On this occasion, Van der Sar and Nemanja Vidic got themselves into a muddle, the loose ball broke to McBride and although Rio Ferdinand was well positioned to clear the forward's shot as it bounced off the inside of the far post, there was so much spin on it he could only help it over the line.
As has happened so often in the past, the concession of a goal drew United out of their lethargy.
Although Cristiano Ronaldo was quiet on the right flank, Giggs was devastating on the left. The Welshman had already found himself in good positions twice without getting a reward.
But when Henrik Larsson seized on Moritz Volz's mistake and fed Wayne Rooney, Giggs dropped deep, then met his young team-mate's far-post cross with an volley that flew back into the corner of the goal.
Ronaldo blazed one shot wide and Patrice Evra should have done better after advancing onto the loose ball after Larsson had eased Philippe Christanval out of the way, but Fulham survived until the break and then came close to regaining the initiative immediately afterwards.
Radzinski could hardly believe it when he climbed above Wes Brown to meet Michael Brown's cross with a firm header that came crashing back off the bar.
Van der Sar was well beaten on that occasion but he soon made up for any blame lingering over Fulham's goal with a trio of fine stops.
The first two denied Davies, who probably should have done better both times, especially the second when he found himself completely clear after stepping inside Evra.

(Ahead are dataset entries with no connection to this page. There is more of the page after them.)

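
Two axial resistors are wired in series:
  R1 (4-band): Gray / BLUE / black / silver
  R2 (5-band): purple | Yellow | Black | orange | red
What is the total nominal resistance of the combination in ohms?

R1: grey, blue → 86; black ×1 → 86 Ω.
R2: violet, yellow, black → 740; orange ×10^3 → 740000 Ω.
Series: 86 + 740000 = 740086 Ω.

740086 Ω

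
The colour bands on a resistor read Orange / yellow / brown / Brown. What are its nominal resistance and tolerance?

Orange → 3 (first significant figure)
Yellow → 4 (second significant figure)
Brown → ×10 multiplier
Brown → ±1% tolerance
34 × 10 = 340 Ω

340 Ω ±1%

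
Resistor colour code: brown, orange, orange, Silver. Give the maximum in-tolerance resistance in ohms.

Brown → 1 (first significant figure)
Orange → 3 (second significant figure)
Orange → ×10^3 multiplier
Silver → ±10% tolerance
13 × 1000 = 13000 Ω
Maximum = 13000 × (1 + 10/100) = 14300 Ω.

14300 Ω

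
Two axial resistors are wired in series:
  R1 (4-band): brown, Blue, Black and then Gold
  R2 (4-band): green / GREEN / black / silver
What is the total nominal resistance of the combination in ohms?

R1: brown, blue → 16; black ×1 → 16 Ω.
R2: green, green → 55; black ×1 → 55 Ω.
Series: 16 + 55 = 71 Ω.

71 Ω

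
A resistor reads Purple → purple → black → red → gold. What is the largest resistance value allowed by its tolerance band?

80850 Ω

Violet → 7 (first significant figure)
Violet → 7 (second significant figure)
Black → 0 (third significant figure)
Red → ×10^2 multiplier
Gold → ±5% tolerance
770 × 100 = 77000 Ω
Largest = 77000 × (1 + 5/100) = 80850 Ω.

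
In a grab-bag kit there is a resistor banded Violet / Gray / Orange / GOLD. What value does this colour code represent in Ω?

Violet → 7 (first significant figure)
Grey → 8 (second significant figure)
Orange → ×10^3 multiplier
78 × 1000 = 78000 Ω

78000 Ω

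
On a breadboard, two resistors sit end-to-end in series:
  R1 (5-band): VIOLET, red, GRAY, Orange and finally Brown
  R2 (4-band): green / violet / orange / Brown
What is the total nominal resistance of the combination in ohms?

R1: violet, red, grey → 728; orange ×10^3 → 728000 Ω.
R2: green, violet → 57; orange ×10^3 → 57000 Ω.
Series: 728000 + 57000 = 785000 Ω.

785000 Ω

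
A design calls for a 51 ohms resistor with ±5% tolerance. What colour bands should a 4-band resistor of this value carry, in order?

green, brown, black, gold

51 Ω = 51 × 10^0.
5 → green
1 → brown
Multiplier 10^0 → black.
±5% tolerance → gold.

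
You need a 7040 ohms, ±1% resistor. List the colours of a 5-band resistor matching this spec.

7040 Ω = 704 × 10^1.
7 → violet
0 → black
4 → yellow
Multiplier 10^1 → brown.
±1% tolerance → brown.

violet, black, yellow, brown, brown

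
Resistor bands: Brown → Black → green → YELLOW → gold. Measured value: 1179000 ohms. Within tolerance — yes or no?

no

Brown → 1 (first significant figure)
Black → 0 (second significant figure)
Green → 5 (third significant figure)
Yellow → ×10^4 multiplier
Gold → ±5% tolerance
105 × 10000 = 1050000 Ω
Allowed range: 997500 Ω to 1102500 Ω.
1179000 ohms lies outside that range.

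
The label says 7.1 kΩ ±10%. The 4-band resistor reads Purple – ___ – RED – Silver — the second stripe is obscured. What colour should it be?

7100 Ω = 71 × 10^2.
The second band gives digit 1 of the significand, and 1 is brown.

brown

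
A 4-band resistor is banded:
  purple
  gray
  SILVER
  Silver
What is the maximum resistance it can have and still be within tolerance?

0.858 Ω

Violet → 7 (first significant figure)
Grey → 8 (second significant figure)
Silver → ×0.01 multiplier
Silver → ±10% tolerance
78 × 0.01 = 0.78 Ω
Maximum = 0.78 × (1 + 10/100) = 0.858 Ω.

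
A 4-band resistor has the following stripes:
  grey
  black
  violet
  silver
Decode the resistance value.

800000000 Ω

Grey → 8 (first significant figure)
Black → 0 (second significant figure)
Violet → ×10^7 multiplier
80 × 10000000 = 800000000 Ω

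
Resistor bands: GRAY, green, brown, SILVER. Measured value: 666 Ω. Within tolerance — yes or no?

no

Grey → 8 (first significant figure)
Green → 5 (second significant figure)
Brown → ×10 multiplier
Silver → ±10% tolerance
85 × 10 = 850 Ω
Allowed range: 765 Ω to 935 Ω.
666 Ω lies outside that range.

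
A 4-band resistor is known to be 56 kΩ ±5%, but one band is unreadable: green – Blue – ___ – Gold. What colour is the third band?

56000 Ω = 56 × 10^3.
The third band is the multiplier, 10^3, which is orange.

orange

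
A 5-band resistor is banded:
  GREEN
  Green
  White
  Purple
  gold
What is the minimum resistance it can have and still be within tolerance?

5310500000 Ω

Green → 5 (first significant figure)
Green → 5 (second significant figure)
White → 9 (third significant figure)
Violet → ×10^7 multiplier
Gold → ±5% tolerance
559 × 10000000 = 5590000000 Ω
Minimum = 5590000000 × (1 − 5/100) = 5310500000 Ω.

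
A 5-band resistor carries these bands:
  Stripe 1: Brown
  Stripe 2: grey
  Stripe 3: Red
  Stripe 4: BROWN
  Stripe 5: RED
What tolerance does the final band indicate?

±2%

The last band, red, is the tolerance band.
Red corresponds to ±2%.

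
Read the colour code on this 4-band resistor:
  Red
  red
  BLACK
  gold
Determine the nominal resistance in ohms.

Red → 2 (first significant figure)
Red → 2 (second significant figure)
Black → ×1 multiplier
22 × 1 = 22 Ω

22 Ω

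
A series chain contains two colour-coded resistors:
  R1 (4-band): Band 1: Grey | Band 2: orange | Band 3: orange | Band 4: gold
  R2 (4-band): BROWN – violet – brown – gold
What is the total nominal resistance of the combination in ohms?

R1: grey, orange → 83; orange ×10^3 → 83000 Ω.
R2: brown, violet → 17; brown ×10 → 170 Ω.
Series: 83000 + 170 = 83170 Ω.

83170 Ω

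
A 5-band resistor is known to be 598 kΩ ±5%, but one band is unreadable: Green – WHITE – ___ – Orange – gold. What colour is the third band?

grey

598000 Ω = 598 × 10^3.
The third band gives digit 8 of the significand, and 8 is grey.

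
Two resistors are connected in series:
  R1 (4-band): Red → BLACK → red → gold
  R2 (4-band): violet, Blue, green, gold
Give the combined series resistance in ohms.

R1: red, black → 20; red ×10^2 → 2000 Ω.
R2: violet, blue → 76; green ×10^5 → 7600000 Ω.
Series: 2000 + 7600000 = 7602000 Ω.

7602000 Ω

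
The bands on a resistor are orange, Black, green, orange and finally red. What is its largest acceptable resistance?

Orange → 3 (first significant figure)
Black → 0 (second significant figure)
Green → 5 (third significant figure)
Orange → ×10^3 multiplier
Red → ±2% tolerance
305 × 1000 = 305000 Ω
Largest = 305000 × (1 + 2/100) = 311100 Ω.

311100 Ω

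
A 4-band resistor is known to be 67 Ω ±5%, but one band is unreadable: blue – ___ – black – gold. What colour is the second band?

violet

67 Ω = 67 × 10^0.
The second band gives digit 7 of the significand, and 7 is violet.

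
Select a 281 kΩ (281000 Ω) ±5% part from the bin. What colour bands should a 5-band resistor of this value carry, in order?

red, grey, brown, orange, gold

281000 Ω = 281 × 10^3.
2 → red
8 → grey
1 → brown
Multiplier 10^3 → orange.
±5% tolerance → gold.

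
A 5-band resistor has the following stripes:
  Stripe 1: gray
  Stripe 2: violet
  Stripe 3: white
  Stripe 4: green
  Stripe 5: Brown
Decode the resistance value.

87900000 Ω

Grey → 8 (first significant figure)
Violet → 7 (second significant figure)
White → 9 (third significant figure)
Green → ×10^5 multiplier
879 × 100000 = 87900000 Ω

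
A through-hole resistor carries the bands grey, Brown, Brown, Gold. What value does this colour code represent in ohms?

810 Ω

Grey → 8 (first significant figure)
Brown → 1 (second significant figure)
Brown → ×10 multiplier
81 × 10 = 810 Ω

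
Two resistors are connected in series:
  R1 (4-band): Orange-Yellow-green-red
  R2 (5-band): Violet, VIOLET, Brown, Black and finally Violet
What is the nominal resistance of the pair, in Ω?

R1: orange, yellow → 34; green ×10^5 → 3400000 Ω.
R2: violet, violet, brown → 771; black ×1 → 771 Ω.
Series: 3400000 + 771 = 3400771 Ω.

3400771 Ω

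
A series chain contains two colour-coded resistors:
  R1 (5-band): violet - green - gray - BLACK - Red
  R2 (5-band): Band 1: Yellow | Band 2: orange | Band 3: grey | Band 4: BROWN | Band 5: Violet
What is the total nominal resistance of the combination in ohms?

5138 Ω

R1: violet, green, grey → 758; black ×1 → 758 Ω.
R2: yellow, orange, grey → 438; brown ×10 → 4380 Ω.
Series: 758 + 4380 = 5138 Ω.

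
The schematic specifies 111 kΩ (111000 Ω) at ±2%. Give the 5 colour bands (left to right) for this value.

brown, brown, brown, orange, red

111000 Ω = 111 × 10^3.
1 → brown
1 → brown
1 → brown
Multiplier 10^3 → orange.
±2% tolerance → red.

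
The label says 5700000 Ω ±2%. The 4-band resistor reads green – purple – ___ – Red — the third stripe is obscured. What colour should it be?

green

5700000 Ω = 57 × 10^5.
The third band is the multiplier, 10^5, which is green.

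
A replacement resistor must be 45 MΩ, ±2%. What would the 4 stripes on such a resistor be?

yellow, green, blue, red

45000000 Ω = 45 × 10^6.
4 → yellow
5 → green
Multiplier 10^6 → blue.
±2% tolerance → red.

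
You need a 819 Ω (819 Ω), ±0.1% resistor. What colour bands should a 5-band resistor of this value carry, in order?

819 Ω = 819 × 10^0.
8 → grey
1 → brown
9 → white
Multiplier 10^0 → black.
±0.1% tolerance → violet.

grey, brown, white, black, violet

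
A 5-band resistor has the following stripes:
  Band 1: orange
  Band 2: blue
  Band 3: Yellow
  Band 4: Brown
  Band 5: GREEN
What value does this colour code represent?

Orange → 3 (first significant figure)
Blue → 6 (second significant figure)
Yellow → 4 (third significant figure)
Brown → ×10 multiplier
364 × 10 = 3640 Ω

3640 Ω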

By the time Van der Sar kept out McBride's low header, Ferguson had introduced another Fulham old boy in Louis Saha.
The Frenchman's arrival, followed by the decision to switch Rooney to the right flank and Ronaldo to the left, saw United finally take command.
And the goal United craved finally arrived three minutes from time when Ronaldo picked the ball up just inside his own half, sped past Clint Dempsey before darting into the box and firing low into the bottom corner.
Fulham thought they should have had a penalty almost immediately when Van der Sar appeared to barge Heidar Helguson over but, to Coleman's disgust, Peter Walton said no and with it went the Cottagers' hopes of claiming a share of the spoils.